Talking about her recent visit to Tihar, Aimy Shukla of Human Rights Law Network (HRLN) said the norm of segregation is violated regularly; she, however, did not blame the authorities as the premises are awfully overcrowded.
According to Commonwealth Human Rights Initiative, the slow disposal rate of cases by the judiciary leads to the under-trials being imprisoned for longer periods which leads to overcrowding and makes segregation difficult. Consultation papers by the HRLN claim that around 80 per cent of the prisoners are under-trials.
The second problem which reinforces the first is the lack of legal aid to prisoners. Article 14 (Right to Equality) and Article 21 (Right to Life and Liberty) of the Constitution guarantee’s legal aid to all under-trials and prisoners but sadly the system is just not geared to meet the demand. Article 39-A ordains promotion of justice on the basis of equality of opportunity. But the problem is an overwhelming number of prisoners are unlettered and come from economically weaker sections. These prisoners are not even aware of their rights.

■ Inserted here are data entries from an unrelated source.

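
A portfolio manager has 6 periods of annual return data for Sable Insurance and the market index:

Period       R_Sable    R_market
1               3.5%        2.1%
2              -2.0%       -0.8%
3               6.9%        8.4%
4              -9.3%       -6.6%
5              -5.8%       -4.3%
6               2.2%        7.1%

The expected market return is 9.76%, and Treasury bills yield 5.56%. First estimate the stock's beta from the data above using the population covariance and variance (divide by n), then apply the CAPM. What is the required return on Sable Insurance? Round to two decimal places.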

The third problem is class discrimination among the prisoners. While equality was established under Article 14 of the Constitution, and one assumes that a place like prison which is directly run under statutes, this would be endorsed by them, yet the prejudice based on socio-economic background of the prisoners is all-pervasive. The Supreme Court in Prem Shankar Shukla vs Delhi Administration 1980 AIR 1535 reproached the jail authorities for selectively handcuffing prisoners based on their economic background.
Unfortunately, prisoners’ rights have not been a priority in the criminal jurisprudence. Suhas Chakma of Asian Centre for Human Rights says, “The biggest problem in the prisons is the lack of external overview. This has been delegated to the National Human Rights Commission, but they are not able to visit more than five to six prisons a year. There is a need to strengthen bodies like NHRC.”
In the late 1970s and early 1980s, Justice Bhagwati and Justice Krishna Iyer took it on themselves to set precedents that helped establish and uphold prisoners’ rights.
Thus cases such as Gopalanachari vs State of Kerala 1980 SCC 649 which put strict parameters for preventive detention, Citizens for Democracy vs State of Assam (1995) 3 SCC 743 which dealt with handcuffing of inmates admitted in hospitals, Hussainara Khatoon & Ors vs Home Secretary State of Bihar AIR 1979 SC 1360 where the SC held that if the offence is bailable, the arrested person should be released if they are willing to give bail, etc. were brought to light. With the concept of Public Interest Litigations being introduced, much relief was offered to the prisoners; however the dark underbelly of the prisons must be the focus of reforms.